2 Responses to “In Search of Color”

  1. Beautiful post — the Sargent is one of my very favorite paintings, I love the lilac sash.
    BB

  2. Bart,

    Thank you for your post. This painting has always been one of my own personal favorites and I discovered much on it in doing this post that I had not known before.

    For example, Sargent was often confronted by patrons that were displeased with the image he gave them. “This happened so often that he used to define a portrait as ‘a likeness in which there was something wrong about the mouth'”

    In the case of Lady Agnew, I feel he did her great justice. This is a portrait of what she really looked like.

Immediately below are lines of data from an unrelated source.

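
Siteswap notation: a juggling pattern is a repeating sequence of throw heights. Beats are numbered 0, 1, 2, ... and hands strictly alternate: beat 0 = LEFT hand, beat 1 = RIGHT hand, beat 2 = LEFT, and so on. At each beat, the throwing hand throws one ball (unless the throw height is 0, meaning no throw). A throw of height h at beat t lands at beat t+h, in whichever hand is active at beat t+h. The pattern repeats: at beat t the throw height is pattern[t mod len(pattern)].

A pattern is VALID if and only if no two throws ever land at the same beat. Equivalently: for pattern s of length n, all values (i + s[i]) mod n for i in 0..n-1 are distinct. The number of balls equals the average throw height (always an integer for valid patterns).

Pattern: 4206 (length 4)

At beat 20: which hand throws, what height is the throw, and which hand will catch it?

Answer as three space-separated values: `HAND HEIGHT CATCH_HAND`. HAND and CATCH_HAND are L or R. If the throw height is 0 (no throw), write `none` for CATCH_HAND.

Beat 20: 20 mod 2 = 0, so hand = L
Throw height = pattern[20 mod 4] = pattern[0] = 4
Lands at beat 20+4=24, 24 mod 2 = 0, so catch hand = L

Answer: L 4 L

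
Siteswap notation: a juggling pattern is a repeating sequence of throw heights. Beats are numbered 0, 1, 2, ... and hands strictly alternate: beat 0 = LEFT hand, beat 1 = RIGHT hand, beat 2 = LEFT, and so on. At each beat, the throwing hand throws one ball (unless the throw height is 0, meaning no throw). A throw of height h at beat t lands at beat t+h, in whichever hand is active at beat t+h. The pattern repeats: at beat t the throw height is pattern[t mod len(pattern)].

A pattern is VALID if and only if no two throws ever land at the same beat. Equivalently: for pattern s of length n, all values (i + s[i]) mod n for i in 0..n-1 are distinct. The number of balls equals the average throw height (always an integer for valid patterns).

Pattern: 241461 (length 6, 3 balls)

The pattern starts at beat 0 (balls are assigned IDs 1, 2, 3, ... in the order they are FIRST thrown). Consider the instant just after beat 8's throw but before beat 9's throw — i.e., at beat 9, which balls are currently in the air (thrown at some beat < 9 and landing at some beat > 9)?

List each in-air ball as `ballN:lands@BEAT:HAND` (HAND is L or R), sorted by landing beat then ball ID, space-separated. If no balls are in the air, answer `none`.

Answer: ball3:lands@10:L ball1:lands@11:R

Derivation:
Beat 0 (L): throw ball1 h=2 -> lands@2:L; in-air after throw: [b1@2:L]
Beat 1 (R): throw ball2 h=4 -> lands@5:R; in-air after throw: [b1@2:L b2@5:R]
Beat 2 (L): throw ball1 h=1 -> lands@3:R; in-air after throw: [b1@3:R b2@5:R]
Beat 3 (R): throw ball1 h=4 -> lands@7:R; in-air after throw: [b2@5:R b1@7:R]
Beat 4 (L): throw ball3 h=6 -> lands@10:L; in-air after throw: [b2@5:R b1@7:R b3@10:L]
Beat 5 (R): throw ball2 h=1 -> lands@6:L; in-air after throw: [b2@6:L b1@7:R b3@10:L]
Beat 6 (L): throw ball2 h=2 -> lands@8:L; in-air after throw: [b1@7:R b2@8:L b3@10:L]
Beat 7 (R): throw ball1 h=4 -> lands@11:R; in-air after throw: [b2@8:L b3@10:L b1@11:R]
Beat 8 (L): throw ball2 h=1 -> lands@9:R; in-air after throw: [b2@9:R b3@10:L b1@11:R]
Beat 9 (R): throw ball2 h=4 -> lands@13:R; in-air after throw: [b3@10:L b1@11:R b2@13:R]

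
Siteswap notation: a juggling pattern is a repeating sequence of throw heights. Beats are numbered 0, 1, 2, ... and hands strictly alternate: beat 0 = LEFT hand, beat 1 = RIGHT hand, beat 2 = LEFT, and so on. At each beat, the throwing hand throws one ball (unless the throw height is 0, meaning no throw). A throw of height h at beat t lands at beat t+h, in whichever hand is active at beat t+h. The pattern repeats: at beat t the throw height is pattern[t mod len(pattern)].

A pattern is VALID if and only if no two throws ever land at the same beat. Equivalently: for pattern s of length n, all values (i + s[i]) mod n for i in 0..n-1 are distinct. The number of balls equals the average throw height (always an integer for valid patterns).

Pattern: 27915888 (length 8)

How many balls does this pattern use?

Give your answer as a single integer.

Pattern = [2, 7, 9, 1, 5, 8, 8, 8], length n = 8
  position 0: throw height = 2, running sum = 2
  position 1: throw height = 7, running sum = 9
  position 2: throw height = 9, running sum = 18
  position 3: throw height = 1, running sum = 19
  position 4: throw height = 5, running sum = 24
  position 5: throw height = 8, running sum = 32
  position 6: throw height = 8, running sum = 40
  position 7: throw height = 8, running sum = 48
Total sum = 48; balls = sum / n = 48 / 8 = 6

Answer: 6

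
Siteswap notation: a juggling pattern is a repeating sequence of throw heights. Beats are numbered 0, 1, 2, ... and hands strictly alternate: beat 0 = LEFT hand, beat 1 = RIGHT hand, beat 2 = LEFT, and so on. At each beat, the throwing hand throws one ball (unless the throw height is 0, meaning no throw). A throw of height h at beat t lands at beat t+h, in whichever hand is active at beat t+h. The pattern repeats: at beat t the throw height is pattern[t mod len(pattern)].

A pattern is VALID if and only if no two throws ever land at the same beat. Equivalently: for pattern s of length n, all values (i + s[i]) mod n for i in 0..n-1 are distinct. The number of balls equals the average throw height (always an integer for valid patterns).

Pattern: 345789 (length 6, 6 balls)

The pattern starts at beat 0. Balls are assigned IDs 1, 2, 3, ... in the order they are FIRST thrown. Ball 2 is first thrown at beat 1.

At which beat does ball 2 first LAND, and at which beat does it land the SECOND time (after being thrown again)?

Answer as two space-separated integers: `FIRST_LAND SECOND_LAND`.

Answer: 5 14

Derivation:
Beat 0 (L): throw ball1 h=3 -> lands@3:R; in-air after throw: [b1@3:R]
Beat 1 (R): throw ball2 h=4 -> lands@5:R; in-air after throw: [b1@3:R b2@5:R]
Beat 2 (L): throw ball3 h=5 -> lands@7:R; in-air after throw: [b1@3:R b2@5:R b3@7:R]
Beat 3 (R): throw ball1 h=7 -> lands@10:L; in-air after throw: [b2@5:R b3@7:R b1@10:L]
Beat 4 (L): throw ball4 h=8 -> lands@12:L; in-air after throw: [b2@5:R b3@7:R b1@10:L b4@12:L]
Beat 5 (R): throw ball2 h=9 -> lands@14:L; in-air after throw: [b3@7:R b1@10:L b4@12:L b2@14:L]
Beat 6 (L): throw ball5 h=3 -> lands@9:R; in-air after throw: [b3@7:R b5@9:R b1@10:L b4@12:L b2@14:L]
Beat 7 (R): throw ball3 h=4 -> lands@11:R; in-air after throw: [b5@9:R b1@10:L b3@11:R b4@12:L b2@14:L]
Beat 8 (L): throw ball6 h=5 -> lands@13:R; in-air after throw: [b5@9:R b1@10:L b3@11:R b4@12:L b6@13:R b2@14:L]
Beat 9 (R): throw ball5 h=7 -> lands@16:L; in-air after throw: [b1@10:L b3@11:R b4@12:L b6@13:R b2@14:L b5@16:L]
Beat 10 (L): throw ball1 h=8 -> lands@18:L; in-air after throw: [b3@11:R b4@12:L b6@13:R b2@14:L b5@16:L b1@18:L]
Beat 11 (R): throw ball3 h=9 -> lands@20:L; in-air after throw: [b4@12:L b6@13:R b2@14:L b5@16:L b1@18:L b3@20:L]
Beat 12 (L): throw ball4 h=3 -> lands@15:R; in-air after throw: [b6@13:R b2@14:L b4@15:R b5@16:L b1@18:L b3@20:L]
Beat 13 (R): throw ball6 h=4 -> lands@17:R; in-air after throw: [b2@14:L b4@15:R b5@16:L b6@17:R b1@18:L b3@20:L]
Beat 14 (L): throw ball2 h=5 -> lands@19:R; in-air after throw: [b4@15:R b5@16:L b6@17:R b1@18:L b2@19:R b3@20:L]
Ball 2: thrown@1 h=4 -> first land @5; rethrown@5 h=9 -> second land @14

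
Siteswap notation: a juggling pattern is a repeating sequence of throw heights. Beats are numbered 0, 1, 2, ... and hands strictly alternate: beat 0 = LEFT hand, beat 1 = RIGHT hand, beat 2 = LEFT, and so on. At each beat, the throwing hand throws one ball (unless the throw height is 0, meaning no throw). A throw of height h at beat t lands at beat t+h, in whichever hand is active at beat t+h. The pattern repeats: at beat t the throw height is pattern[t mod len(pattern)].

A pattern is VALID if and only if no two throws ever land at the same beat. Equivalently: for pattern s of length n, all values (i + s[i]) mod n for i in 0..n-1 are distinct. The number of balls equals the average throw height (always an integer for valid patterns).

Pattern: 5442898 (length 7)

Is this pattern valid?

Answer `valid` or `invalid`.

i=0: (i + s[i]) mod n = (0 + 5) mod 7 = 5
i=1: (i + s[i]) mod n = (1 + 4) mod 7 = 5
i=2: (i + s[i]) mod n = (2 + 4) mod 7 = 6
i=3: (i + s[i]) mod n = (3 + 2) mod 7 = 5
i=4: (i + s[i]) mod n = (4 + 8) mod 7 = 5
i=5: (i + s[i]) mod n = (5 + 9) mod 7 = 0
i=6: (i + s[i]) mod n = (6 + 8) mod 7 = 0
Residues: [5, 5, 6, 5, 5, 0, 0], distinct: False

Answer: invalid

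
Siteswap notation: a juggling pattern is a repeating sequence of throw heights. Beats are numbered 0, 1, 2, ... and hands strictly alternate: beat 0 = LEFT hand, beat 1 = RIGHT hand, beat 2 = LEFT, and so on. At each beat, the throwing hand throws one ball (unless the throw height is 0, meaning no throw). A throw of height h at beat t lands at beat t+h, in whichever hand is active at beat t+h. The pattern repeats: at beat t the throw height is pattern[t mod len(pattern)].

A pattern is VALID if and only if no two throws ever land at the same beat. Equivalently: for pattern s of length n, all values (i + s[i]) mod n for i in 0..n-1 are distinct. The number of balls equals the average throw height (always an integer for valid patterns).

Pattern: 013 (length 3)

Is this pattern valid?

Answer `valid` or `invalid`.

Answer: invalid

Derivation:
i=0: (i + s[i]) mod n = (0 + 0) mod 3 = 0
i=1: (i + s[i]) mod n = (1 + 1) mod 3 = 2
i=2: (i + s[i]) mod n = (2 + 3) mod 3 = 2
Residues: [0, 2, 2], distinct: False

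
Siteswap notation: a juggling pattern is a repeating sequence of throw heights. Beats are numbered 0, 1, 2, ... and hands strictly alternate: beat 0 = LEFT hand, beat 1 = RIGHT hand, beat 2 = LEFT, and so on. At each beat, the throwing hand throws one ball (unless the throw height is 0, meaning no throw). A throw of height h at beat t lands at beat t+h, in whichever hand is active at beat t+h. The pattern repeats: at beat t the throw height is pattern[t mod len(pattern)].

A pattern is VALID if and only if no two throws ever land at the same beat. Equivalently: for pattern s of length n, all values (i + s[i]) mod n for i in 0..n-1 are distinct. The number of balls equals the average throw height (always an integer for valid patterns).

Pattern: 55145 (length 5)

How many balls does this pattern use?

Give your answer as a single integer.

Pattern = [5, 5, 1, 4, 5], length n = 5
  position 0: throw height = 5, running sum = 5
  position 1: throw height = 5, running sum = 10
  position 2: throw height = 1, running sum = 11
  position 3: throw height = 4, running sum = 15
  position 4: throw height = 5, running sum = 20
Total sum = 20; balls = sum / n = 20 / 5 = 4

Answer: 4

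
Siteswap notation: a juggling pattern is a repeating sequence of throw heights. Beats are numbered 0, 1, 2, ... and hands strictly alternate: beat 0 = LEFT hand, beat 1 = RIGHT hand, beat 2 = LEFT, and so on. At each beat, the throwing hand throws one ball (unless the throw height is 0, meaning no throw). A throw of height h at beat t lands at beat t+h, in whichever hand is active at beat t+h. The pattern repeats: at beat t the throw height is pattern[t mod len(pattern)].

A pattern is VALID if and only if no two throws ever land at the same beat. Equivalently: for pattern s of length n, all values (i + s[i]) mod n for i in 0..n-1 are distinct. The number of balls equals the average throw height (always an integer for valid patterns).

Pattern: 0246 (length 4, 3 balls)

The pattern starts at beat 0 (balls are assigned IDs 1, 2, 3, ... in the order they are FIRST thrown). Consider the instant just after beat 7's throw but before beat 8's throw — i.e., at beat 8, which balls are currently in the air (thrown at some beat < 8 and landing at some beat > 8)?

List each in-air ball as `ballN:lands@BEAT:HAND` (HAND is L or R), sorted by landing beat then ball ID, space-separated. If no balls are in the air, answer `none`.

Beat 1 (R): throw ball1 h=2 -> lands@3:R; in-air after throw: [b1@3:R]
Beat 2 (L): throw ball2 h=4 -> lands@6:L; in-air after throw: [b1@3:R b2@6:L]
Beat 3 (R): throw ball1 h=6 -> lands@9:R; in-air after throw: [b2@6:L b1@9:R]
Beat 5 (R): throw ball3 h=2 -> lands@7:R; in-air after throw: [b2@6:L b3@7:R b1@9:R]
Beat 6 (L): throw ball2 h=4 -> lands@10:L; in-air after throw: [b3@7:R b1@9:R b2@10:L]
Beat 7 (R): throw ball3 h=6 -> lands@13:R; in-air after throw: [b1@9:R b2@10:L b3@13:R]

Answer: ball1:lands@9:R ball2:lands@10:L ball3:lands@13:R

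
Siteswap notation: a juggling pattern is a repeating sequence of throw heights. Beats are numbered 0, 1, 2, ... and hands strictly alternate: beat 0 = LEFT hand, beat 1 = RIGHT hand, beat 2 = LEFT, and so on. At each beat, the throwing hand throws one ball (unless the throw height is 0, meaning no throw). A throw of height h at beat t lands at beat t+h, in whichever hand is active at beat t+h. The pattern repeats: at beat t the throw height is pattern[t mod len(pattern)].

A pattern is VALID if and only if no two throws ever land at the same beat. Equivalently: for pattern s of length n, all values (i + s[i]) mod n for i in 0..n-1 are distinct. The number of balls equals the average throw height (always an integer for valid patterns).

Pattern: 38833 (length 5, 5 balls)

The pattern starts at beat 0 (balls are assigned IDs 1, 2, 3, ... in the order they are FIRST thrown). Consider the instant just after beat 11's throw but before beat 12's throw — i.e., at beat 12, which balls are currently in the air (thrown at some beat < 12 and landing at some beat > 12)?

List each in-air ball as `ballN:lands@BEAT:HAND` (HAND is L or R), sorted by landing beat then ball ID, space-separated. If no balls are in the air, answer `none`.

Answer: ball3:lands@13:R ball1:lands@14:L ball4:lands@15:R ball5:lands@19:R

Derivation:
Beat 0 (L): throw ball1 h=3 -> lands@3:R; in-air after throw: [b1@3:R]
Beat 1 (R): throw ball2 h=8 -> lands@9:R; in-air after throw: [b1@3:R b2@9:R]
Beat 2 (L): throw ball3 h=8 -> lands@10:L; in-air after throw: [b1@3:R b2@9:R b3@10:L]
Beat 3 (R): throw ball1 h=3 -> lands@6:L; in-air after throw: [b1@6:L b2@9:R b3@10:L]
Beat 4 (L): throw ball4 h=3 -> lands@7:R; in-air after throw: [b1@6:L b4@7:R b2@9:R b3@10:L]
Beat 5 (R): throw ball5 h=3 -> lands@8:L; in-air after throw: [b1@6:L b4@7:R b5@8:L b2@9:R b3@10:L]
Beat 6 (L): throw ball1 h=8 -> lands@14:L; in-air after throw: [b4@7:R b5@8:L b2@9:R b3@10:L b1@14:L]
Beat 7 (R): throw ball4 h=8 -> lands@15:R; in-air after throw: [b5@8:L b2@9:R b3@10:L b1@14:L b4@15:R]
Beat 8 (L): throw ball5 h=3 -> lands@11:R; in-air after throw: [b2@9:R b3@10:L b5@11:R b1@14:L b4@15:R]
Beat 9 (R): throw ball2 h=3 -> lands@12:L; in-air after throw: [b3@10:L b5@11:R b2@12:L b1@14:L b4@15:R]
Beat 10 (L): throw ball3 h=3 -> lands@13:R; in-air after throw: [b5@11:R b2@12:L b3@13:R b1@14:L b4@15:R]
Beat 11 (R): throw ball5 h=8 -> lands@19:R; in-air after throw: [b2@12:L b3@13:R b1@14:L b4@15:R b5@19:R]
Beat 12 (L): throw ball2 h=8 -> lands@20:L; in-air after throw: [b3@13:R b1@14:L b4@15:R b5@19:R b2@20:L]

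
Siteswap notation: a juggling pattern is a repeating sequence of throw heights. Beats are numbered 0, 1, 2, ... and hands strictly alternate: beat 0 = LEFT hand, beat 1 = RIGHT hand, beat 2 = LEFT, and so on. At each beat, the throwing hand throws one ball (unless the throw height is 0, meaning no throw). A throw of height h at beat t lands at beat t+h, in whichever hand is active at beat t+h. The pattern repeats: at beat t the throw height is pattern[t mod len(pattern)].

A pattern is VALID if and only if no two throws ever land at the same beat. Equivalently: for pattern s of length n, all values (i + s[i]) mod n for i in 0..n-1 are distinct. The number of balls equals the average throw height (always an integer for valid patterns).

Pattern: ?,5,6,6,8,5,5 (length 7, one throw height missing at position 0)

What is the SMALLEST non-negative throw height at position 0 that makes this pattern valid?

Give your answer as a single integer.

i=0: s[i]=? (unknown)
i=1: (1 + 5) mod 7 = 6
i=2: (2 + 6) mod 7 = 1
i=3: (3 + 6) mod 7 = 2
i=4: (4 + 8) mod 7 = 5
i=5: (5 + 5) mod 7 = 3
i=6: (6 + 5) mod 7 = 4
Known residues: [1, 2, 3, 4, 5, 6]; need a permutation of 0..6, so missing residue r = 0
Need (0 + s) mod 7 = 0; smallest s = (0 - 0) mod 7 = 0

Answer: 0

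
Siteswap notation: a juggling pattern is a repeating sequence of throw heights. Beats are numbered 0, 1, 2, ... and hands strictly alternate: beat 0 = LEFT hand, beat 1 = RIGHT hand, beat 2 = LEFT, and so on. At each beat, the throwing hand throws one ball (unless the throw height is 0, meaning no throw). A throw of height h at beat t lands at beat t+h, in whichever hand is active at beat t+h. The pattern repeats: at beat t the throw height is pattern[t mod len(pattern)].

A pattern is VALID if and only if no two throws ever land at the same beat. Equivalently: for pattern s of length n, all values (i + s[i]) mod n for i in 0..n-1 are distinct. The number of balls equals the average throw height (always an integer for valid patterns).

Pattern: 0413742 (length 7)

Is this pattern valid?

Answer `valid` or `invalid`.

Answer: valid

Derivation:
i=0: (i + s[i]) mod n = (0 + 0) mod 7 = 0
i=1: (i + s[i]) mod n = (1 + 4) mod 7 = 5
i=2: (i + s[i]) mod n = (2 + 1) mod 7 = 3
i=3: (i + s[i]) mod n = (3 + 3) mod 7 = 6
i=4: (i + s[i]) mod n = (4 + 7) mod 7 = 4
i=5: (i + s[i]) mod n = (5 + 4) mod 7 = 2
i=6: (i + s[i]) mod n = (6 + 2) mod 7 = 1
Residues: [0, 5, 3, 6, 4, 2, 1], distinct: True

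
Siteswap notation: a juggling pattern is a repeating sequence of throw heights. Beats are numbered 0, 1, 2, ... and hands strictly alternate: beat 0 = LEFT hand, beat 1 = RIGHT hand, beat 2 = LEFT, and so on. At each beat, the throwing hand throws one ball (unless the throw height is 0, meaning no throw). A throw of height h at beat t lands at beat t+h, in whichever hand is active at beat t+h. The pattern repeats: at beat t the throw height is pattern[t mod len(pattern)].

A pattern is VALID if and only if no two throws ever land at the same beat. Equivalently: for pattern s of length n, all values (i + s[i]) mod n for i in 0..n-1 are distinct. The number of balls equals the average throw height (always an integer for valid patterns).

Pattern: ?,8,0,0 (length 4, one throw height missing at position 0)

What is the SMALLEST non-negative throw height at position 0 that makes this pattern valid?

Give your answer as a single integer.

Answer: 0

Derivation:
i=0: s[i]=? (unknown)
i=1: (1 + 8) mod 4 = 1
i=2: (2 + 0) mod 4 = 2
i=3: (3 + 0) mod 4 = 3
Known residues: [1, 2, 3]; need a permutation of 0..3, so missing residue r = 0
Need (0 + s) mod 4 = 0; smallest s = (0 - 0) mod 4 = 0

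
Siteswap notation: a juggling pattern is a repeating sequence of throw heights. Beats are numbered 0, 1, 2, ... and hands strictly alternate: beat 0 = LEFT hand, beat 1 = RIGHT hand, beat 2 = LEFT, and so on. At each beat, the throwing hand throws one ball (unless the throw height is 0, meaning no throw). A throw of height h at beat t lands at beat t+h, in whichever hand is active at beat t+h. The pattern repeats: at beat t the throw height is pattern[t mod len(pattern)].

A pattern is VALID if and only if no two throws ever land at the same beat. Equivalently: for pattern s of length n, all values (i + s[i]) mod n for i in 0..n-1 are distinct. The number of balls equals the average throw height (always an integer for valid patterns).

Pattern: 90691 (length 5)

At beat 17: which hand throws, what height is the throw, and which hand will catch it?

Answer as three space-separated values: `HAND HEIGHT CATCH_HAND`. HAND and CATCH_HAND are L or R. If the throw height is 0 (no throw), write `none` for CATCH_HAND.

Answer: R 6 R

Derivation:
Beat 17: 17 mod 2 = 1, so hand = R
Throw height = pattern[17 mod 5] = pattern[2] = 6
Lands at beat 17+6=23, 23 mod 2 = 1, so catch hand = R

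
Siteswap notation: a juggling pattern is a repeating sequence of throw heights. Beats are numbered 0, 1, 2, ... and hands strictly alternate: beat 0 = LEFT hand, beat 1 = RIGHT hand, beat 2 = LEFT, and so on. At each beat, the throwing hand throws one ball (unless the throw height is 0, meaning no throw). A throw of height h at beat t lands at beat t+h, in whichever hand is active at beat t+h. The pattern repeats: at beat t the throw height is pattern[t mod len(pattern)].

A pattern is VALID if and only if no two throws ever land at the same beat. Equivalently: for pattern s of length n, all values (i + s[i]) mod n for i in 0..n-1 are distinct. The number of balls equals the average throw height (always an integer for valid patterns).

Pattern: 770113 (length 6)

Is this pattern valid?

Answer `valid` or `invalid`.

Answer: invalid

Derivation:
i=0: (i + s[i]) mod n = (0 + 7) mod 6 = 1
i=1: (i + s[i]) mod n = (1 + 7) mod 6 = 2
i=2: (i + s[i]) mod n = (2 + 0) mod 6 = 2
i=3: (i + s[i]) mod n = (3 + 1) mod 6 = 4
i=4: (i + s[i]) mod n = (4 + 1) mod 6 = 5
i=5: (i + s[i]) mod n = (5 + 3) mod 6 = 2
Residues: [1, 2, 2, 4, 5, 2], distinct: False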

    http://www.salon.com/mwt/feature/2009/05/08/edwards_oprah/index.html

    Other points I discovered regarded his feeling towards women and his own appearance:

    The thing that strikes me over and over about his life is that John Sargent loved women — women who were strong in character, intelligent and of course beautiful women. He didn’t feel threatened by strong women (as some men can), and above all he truly enjoyed their presence. Yet John was not, by anyone’s measure, a wilting violet. In fact, he was a true man’s man (this comes from many sources) — over six feet tall and strong in physique and sporting a full beard.

    As this writer summed it up:

    Are John Singer Sargent’s portraits too flattering? Is this one too evocative? Or is it the subtle interplay between a beautiful woman sitting before a very charming man — faithfully captured — truthfully told?

    Definitely makes for interesting reading, no?